"Each step forward has a sacred meaning of its own" Sri Chinmoy
Cotswold Standard Triathlon - Lake 62, Ashton Keynes - 5th August 2017
I suppose I had trained OK for this one – virtually no running but some hard sessions on the bike and even a bit of quality in the pool/lake (hard 50m reps of standing recoveries in the pool, and just keeping up regular weekly swims at Cromhall Lake of around 2400m)
The first half of the summer of 2017 was awesome – proper 1976 revisited – but since mid July we’d been back to the traditional sunshine and showers so it was all a bit unpredictable right up until race day. The final forecast was for a dry start with rain during the race so I packed a gilet and hoped I wouldn’t need it. I had never run sockless in my new running shoes but they felt good on my feet so I decided to chance it.
As usual I was one of the early arrivals and the race had a pleasantly laid back feel with around 200 entrants and a spacious transition area right next to the swim exit on soft, smooth grass. That meant I could opt for pulling on my bike shoes for the run out of T1 instead of having to clip them into the pedals – also it was mild so I could forget about the gilet. Everything seemed to be coming together for a simple race…I felt relaxed and happy with how the training had gone, which is strange as injury means I can hardly do any running, but usually I can do that from memory up to 10k.
Wave 1 went off at 9 and that meant we had our wave 2 start while they were coming round for lap 2 – plenty of room though in the nice mild lake though. I don’t often genuinely enjoy the swim leg of a tri as I’m kind of focussed on getting it over and done with, but this time it felt good. The water temperature definitely helped, and the fact that I was in reasonable shape. I was near the back of my pack and not able to catch the fast swimmers from other waves who cruised past but I was sighting well, swimming a good line, generally having a good experience. I was definitely tiring in lap 2 and the slippery ramp swim exit was a challenge but I emerged smiling from the water (photos prove it) in around 29 minutes. That’s 4 mins quicker than 2016!! Great result on leg 1.

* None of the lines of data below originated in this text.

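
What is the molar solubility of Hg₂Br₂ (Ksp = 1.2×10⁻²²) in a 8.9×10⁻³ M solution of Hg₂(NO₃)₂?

Hg₂Br₂(s) ⇌ Hg₂²⁺(aq) + 2 Br⁻(aq)
With Hg₂²⁺ already at 8.9×10⁻³ M and s small, take [Hg₂²⁺] ≈ 8.9×10⁻³ M and [Br⁻] = 2s.
Ksp = [Hg₂²⁺][Br⁻]^2 = (8.9×10⁻³)(2s)^2
(2s)^2 = 1.2×10⁻²² / (8.9×10⁻³) = 1.3×10⁻²⁰
s = 5.8×10⁻¹¹ M

5.8×10⁻¹¹ M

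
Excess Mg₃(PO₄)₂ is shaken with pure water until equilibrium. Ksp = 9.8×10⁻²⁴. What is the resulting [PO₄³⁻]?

2.0×10⁻⁵ M

Mg₃(PO₄)₂(s) ⇌ 3 Mg²⁺(aq) + 2 PO₄³⁻(aq)
If s mol/L of Mg₃(PO₄)₂ dissolves, [Mg²⁺] = 3s and [PO₄³⁻] = 2s.
Ksp = [Mg²⁺]^3[PO₄³⁻]^2 = (3s)^3 · (2s)^2 = 108s^5 = 9.8×10⁻²⁴
s = 9.8×10⁻⁶ mol L⁻¹
[PO₄³⁻] = 2s = 2.0×10⁻⁵ mol L⁻¹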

Transition is often a nightmare in my old, tight wetsuit but this time it almost fell off without a struggle and I was soon into helmet, shoes & shades ready for the run out. Once on the road I worked darn hard – I was hoping for 20 or 21 mph avg speed, with the bends and junctions (including 2 compulsory foot-downs) likely to make that a big ask, but as I pushed into the headwind I was only averaging 18 despite being flat out. Well, was it a headwind or was it imagination? Hard to tell until you turn the corner and see if your speed goes up. On this occasion it did and I even touched 26mph on some flat sections so that’s good for me. My mind was nice and clear and still, just like Lake 62 had been earlier, but legs and lungs were at full stretch and I felt slightly sick from the effort. Nevertheless I was able to enjoy the Cotswold village scenery, the soft summer landscape, the joy of looking at my garmin and seeing I was now averaging over 20mph. So far so good..

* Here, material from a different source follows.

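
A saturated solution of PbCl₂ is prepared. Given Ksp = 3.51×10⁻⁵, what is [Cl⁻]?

4.13×10⁻² M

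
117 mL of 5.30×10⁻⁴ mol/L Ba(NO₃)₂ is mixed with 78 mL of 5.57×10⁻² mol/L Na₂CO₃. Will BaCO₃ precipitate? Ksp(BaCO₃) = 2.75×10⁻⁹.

Yes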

In lap 2 the huge, glowering clouds that had been gathering came overhead and cold, spattery rain began to sting my arms. It wasn’t that cold and it looked like it was just a sharp shower so like everyone else I just ploughed on into it. At times it felt like hail but it was definitely just rain, but falling hard enough to bounce off the road and collect as standing water in places. I took it easy on the bends, having seen enough crashes in the Tour De France coverage to have developed rainophobia (to add to my pre-existing downhillophobia). Soon blue sky floating in from the west, promising a sunny end to the bike leg, which duly arrived as I kept up my steady average of 20+ on the twisty course. T2 was easy enough and as I jogged out to start the run, which I thought was 9 laps, I realised I had a chance of a PB so long as we had started on time (I had clock time on my watch, not race time).

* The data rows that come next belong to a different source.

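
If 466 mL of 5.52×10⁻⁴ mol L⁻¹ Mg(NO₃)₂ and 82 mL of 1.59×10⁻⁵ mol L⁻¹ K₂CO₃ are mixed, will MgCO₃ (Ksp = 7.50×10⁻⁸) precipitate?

No

Total volume after mixing = 466 + 82 = 548 mL.
[Mg²⁺] = (5.52×10⁻⁴)(466)/548 = 4.69×10⁻⁴ mol L⁻¹
[CO₃²⁻] = (1.59×10⁻⁵)(82)/548 = 2.38×10⁻⁶ mol L⁻¹
Q = [Mg²⁺][CO₃²⁻] = 1.12×10⁻⁹
Q = 1.12×10⁻⁹ < Ksp = 7.50×10⁻⁸, so the solution is unsaturated and no precipitate forms.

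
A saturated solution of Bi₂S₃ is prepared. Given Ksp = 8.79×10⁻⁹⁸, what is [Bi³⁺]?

Bi₂S₃(s) ⇌ 2 Bi³⁺(aq) + 3 S²⁻(aq)
With molar solubility s: [Bi³⁺] = 2s, [S²⁻] = 3s.
Ksp = [Bi³⁺]^2[S²⁻]^3 = (2s)^2 · (3s)^3 = 108s^5 = 8.79×10⁻⁹⁸
s = 1.52×10⁻²⁰ mol L⁻¹
[Bi³⁺] = 2s = 3.04×10⁻²⁰ mol L⁻¹

3.04×10⁻²⁰ M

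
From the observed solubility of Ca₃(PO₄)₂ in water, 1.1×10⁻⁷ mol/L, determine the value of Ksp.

Ksp = 1.7×10⁻³³

Ca₃(PO₄)₂(s) ⇌ 3 Ca²⁺(aq) + 2 PO₄³⁻(aq)
If s mol/L of Ca₃(PO₄)₂ dissolves, [Ca²⁺] = 3s and [PO₄³⁻] = 2s.
Ksp = [Ca²⁺]^3[PO₄³⁻]^2 = (3s)^3 · (2s)^2 = 108s^5
Ksp = 108 × (1.1×10⁻⁷)^5 = 1.7×10⁻³³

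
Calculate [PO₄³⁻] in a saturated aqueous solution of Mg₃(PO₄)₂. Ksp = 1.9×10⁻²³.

Mg₃(PO₄)₂(s) ⇌ 3 Mg²⁺(aq) + 2 PO₄³⁻(aq)
Call the molar solubility s, so that [Mg²⁺] = 3s and [PO₄³⁻] = 2s.
Ksp = [Mg²⁺]^3[PO₄³⁻]^2 = (3s)^3 · (2s)^2 = 108s^5 = 1.9×10⁻²³
s = 1.1×10⁻⁵ M
[PO₄³⁻] = 2s = 2.2×10⁻⁵ M

2.2×10⁻⁵ M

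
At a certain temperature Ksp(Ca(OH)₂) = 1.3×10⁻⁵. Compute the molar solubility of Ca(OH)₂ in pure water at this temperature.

1.5×10⁻² M

Ca(OH)₂(s) ⇌ Ca²⁺(aq) + 2 OH⁻(aq)
With molar solubility s: [Ca²⁺] = s, [OH⁻] = 2s.
Ksp = [Ca²⁺][OH⁻]^2 = s · (2s)^2 = 4s^3
4s^3 = 1.3×10⁻⁵  ⇒  s^3 = 3.3×10⁻⁶
Taking the 3rd root, s = 1.5×10⁻² mol/L.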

Running off the bike was a shock to the system especially after such a hard effort in both the swim and the bike, and having forced 4 Hi-5 gels and 600ml of Hi-5 Zero down me on the bike, so I felt some nausea and stomach cramp that held me back a bit at first. I knew if I overcooked it I would develop a stitch and have to slow down so I had to get it right on the edge of stitch territory and hold it there at that uncomfortable pace. The lap time was just under 7 mins so I asked the marshal at the finish how many laps it was - they confirmed 6 not 9 so I was pleased/relieved to realise I was actually on for a PB.
As the laps passed I relaxed enough to enjoy the woodland/lakeside scenery and the feeling of being flat out but in good enough shape to still feel the joy of the race. When the line came round I thought I had got a PB of 2.26 but I was assuming we had started bang on time - what if our wave had gone off earlier? I was a bit spaced out and staggering around from the effort so I didn't find anywhere to confirm the result - later when I got home I checked the online timings and there it was - 35th place out of 201 starters and a PB for the distance of 2.26. Swim had taken 29 something - 29.50 I think - best I've ever done in an open water tri. Ride was steady and run too - transitions OK as well especially T1. Well pleased with that for my main race of the year.